The IT Angels Rotary Club will take part in an international contest to put on a ‘digital samulnori’ performance. If it goes well, we will consider participating in the 2018 Pyeongchang Winter Olympic Games. We also plan to show off screenless display technology for holographic movies.

Q: I’ve heard you have a plan to invite Bill Gates to S. Korea

In June 2001, American futurist Alvin Toffler, the author of The Third Wave, paid a visit to Korea and met with then President Kim Dae-jung. At that time, I was heading up the IT Professional Association of Korea (IPAK). He also attended an IPAK event and offered his insightful advice on desirable future directions for S. Korea.

Our club is planning to invite Bill Gate, the world’s most famed IT guru. The Bill & Melinda Gates Foundation, founded in 1994, donated roughly 30 billion dollars to charity. Hence he will become a great example for the IT Angels Rotary Club.

Q: There's a question mark hanging over S. Korea’s status as an IT powerhouse.

A: Critics say that the Ministry of Information and Communication was dissolved under the Lee Myung-bak government and the Ministry of Science, ICT and Future Planning (MSIP) gets bigger only in size, thus making the Korean IT industry less resilient. However, the underlying problem is that the foundation for revving up the IT industry has yet to be laid.

S. Korea calls itself an IT powerhouse. But there are neither IT centers nor IT museums in the nation. Except for Minister of Information and Communication Yang Seung-taek under the Kim Dae-jung government and Information and Communication Minister Jin Dae-je under the Roh Moo-hyun government, the top jobs (ministers, vice ministers) at the Ministry of Trade, Industry and Energy (MOTIE), the Ministry of Information and Communication and the MSIP haven’t been assumed by technocrats. For example, the post of IT director is nowheresville, so IT directors never dream about being promoted to vice ministers. The time-honored practice of belittling the value of technology has persisted in the nation.

The same is true of private companies. No matter how capable an IT engineer may be, he or she has to settle for the position of research center chief. CEO positions are filled mainly with those who majored in finance, economics or law. IT engineers carry little weight and have neither authority over human resources nor financial power. Thus, a majority of IT engineers never dream about becoming CEOs.

Q: People are calling for the need to reinforce IT software capability.

No matter how many mobile phones and cars we sell to overseas markets, it’s not that lucrative. Thus, Korean companies are eager to sell more to make a profit. Take mobile phones for example. The key components and software, such as operating systems, of Korean mobile phones are foreign imports. In other words, when a mobile phone is likened to a car, Korean manufacturers are producing only vehicle body shells without developing an engine.
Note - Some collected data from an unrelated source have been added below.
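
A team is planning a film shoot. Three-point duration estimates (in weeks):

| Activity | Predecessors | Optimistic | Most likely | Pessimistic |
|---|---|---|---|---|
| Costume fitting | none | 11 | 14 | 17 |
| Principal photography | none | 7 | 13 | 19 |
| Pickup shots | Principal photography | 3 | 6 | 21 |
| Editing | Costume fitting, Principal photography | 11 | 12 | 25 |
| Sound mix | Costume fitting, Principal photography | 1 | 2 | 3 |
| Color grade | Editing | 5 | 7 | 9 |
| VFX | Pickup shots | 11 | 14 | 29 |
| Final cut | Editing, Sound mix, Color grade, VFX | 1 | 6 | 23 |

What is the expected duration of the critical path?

te_Costume fitting = (11 + 4·14 + 17)/6 = 84/6 = 14
te_Principal photography = (7 + 4·13 + 19)/6 = 78/6 = 13
te_Pickup shots = (3 + 4·6 + 21)/6 = 48/6 = 8
te_Editing = (11 + 4·12 + 25)/6 = 84/6 = 14
te_Sound mix = (1 + 4·2 + 3)/6 = 12/6 = 2
te_Color grade = (5 + 4·7 + 9)/6 = 42/6 = 7
te_VFX = (11 + 4·14 + 29)/6 = 96/6 = 16
te_Final cut = (1 + 4·6 + 23)/6 = 48/6 = 8

Forward pass:
ES_Costume fitting = 0; EF_Costume fitting = 14
ES_Principal photography = 0; EF_Principal photography = 13
ES_Pickup shots = 13; EF_Pickup shots = 13+8 = 21
ES_Editing = max(EF_Costume fitting=14, EF_Principal photography=13) = 14; EF_Editing = 14+14 = 28
ES_Sound mix = max(EF_Costume fitting=14, EF_Principal photography=13) = 14; EF_Sound mix = 14+2 = 16
ES_Color grade = 28; EF_Color grade = 28+7 = 35
ES_VFX = 21; EF_VFX = 21+16 = 37
ES_Final cut = max(EF_Editing=28, EF_Sound mix=16, EF_Color grade=35, EF_VFX=37) = 37; EF_Final cut = 37+8 = 45
Expected project duration μ = 45 weeks. Critical path: Principal photography → Pickup shots → VFX → Final cut.

45 weeks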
Nevertheless, software engineers get a raw deal in the nation. When I asked university students majoring in software development (the reason why they had decided to study software), they said, “I ended up here just because of my SAT score.” Since studying software technology requires an artistic bent that cannot be nurtured in short time, we need to take a long-term approach towards it. In addition, the aforementioned problem of low respect for engineers should also be addressed.
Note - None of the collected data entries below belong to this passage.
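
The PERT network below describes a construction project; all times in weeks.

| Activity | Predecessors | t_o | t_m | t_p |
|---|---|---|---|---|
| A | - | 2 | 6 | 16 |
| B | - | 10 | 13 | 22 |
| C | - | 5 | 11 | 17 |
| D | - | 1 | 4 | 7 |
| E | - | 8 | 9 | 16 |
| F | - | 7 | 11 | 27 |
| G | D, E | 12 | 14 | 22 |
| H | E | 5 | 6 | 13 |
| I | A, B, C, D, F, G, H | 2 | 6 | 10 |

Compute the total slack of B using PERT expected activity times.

te_A = (2 + 4·6 + 16)/6 = 42/6 = 7
te_B = (10 + 4·13 + 22)/6 = 84/6 = 14
te_C = (5 + 4·11 + 17)/6 = 66/6 = 11
te_D = (1 + 4·4 + 7)/6 = 24/6 = 4
te_E = (8 + 4·9 + 16)/6 = 60/6 = 10
te_F = (7 + 4·11 + 27)/6 = 78/6 = 13
te_G = (12 + 4·14 + 22)/6 = 90/6 = 15
te_H = (5 + 4·6 + 13)/6 = 42/6 = 7
te_I = (2 + 4·6 + 10)/6 = 36/6 = 6

Forward pass:
ES_A = 0; EF_A = 7
ES_B = 0; EF_B = 14
ES_C = 0; EF_C = 11
ES_D = 0; EF_D = 4
ES_E = 0; EF_E = 10
ES_F = 0; EF_F = 13
ES_G = max(EF_D=4, EF_E=10) = 10; EF_G = 10+15 = 25
ES_H = 10; EF_H = 10+7 = 17
ES_I = max(EF_A=7, EF_B=14, EF_C=11, EF_D=4, EF_F=13, EF_G=25, EF_H=17) = 25; EF_I = 25+6 = 31
Expected project duration μ = 31 weeks. Critical path: E → G → I.

Backward pass:
LF_I = 31; LS_I = 31−6 = 25
LF_H = LS_I = 25; LS_H = 25−7 = 18
LF_G = LS_I = 25; LS_G = 25−15 = 10
LF_F = LS_I = 25; LS_F = 25−13 = 12
LF_E = min(LS_G=10, LS_H=18) = 10; LS_E = 10−10 = 0
LF_D = min(LS_G=10, LS_I=25) = 10; LS_D = 10−4 = 6
LF_C = LS_I = 25; LS_C = 25−11 = 14
LF_B = LS_I = 25; LS_B = 25−14 = 11
LF_A = LS_I = 25; LS_A = 25−7 = 18
Slack_B = LS_B − ES_B = 11 − 0 = 11

11 weeks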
“Software talent should be nurtured through early childhood education just like early childhood education made what golfer Pak Se-ri and figure skater Kim Yuna are today,” Cho mentioned. Coding is part of the regular school curriculum In India and China. Though it still remains to be seen, Korean elementary, middle, high schools are also scheduled to teach students coding. But they are having difficulty in recruiting coding teachers.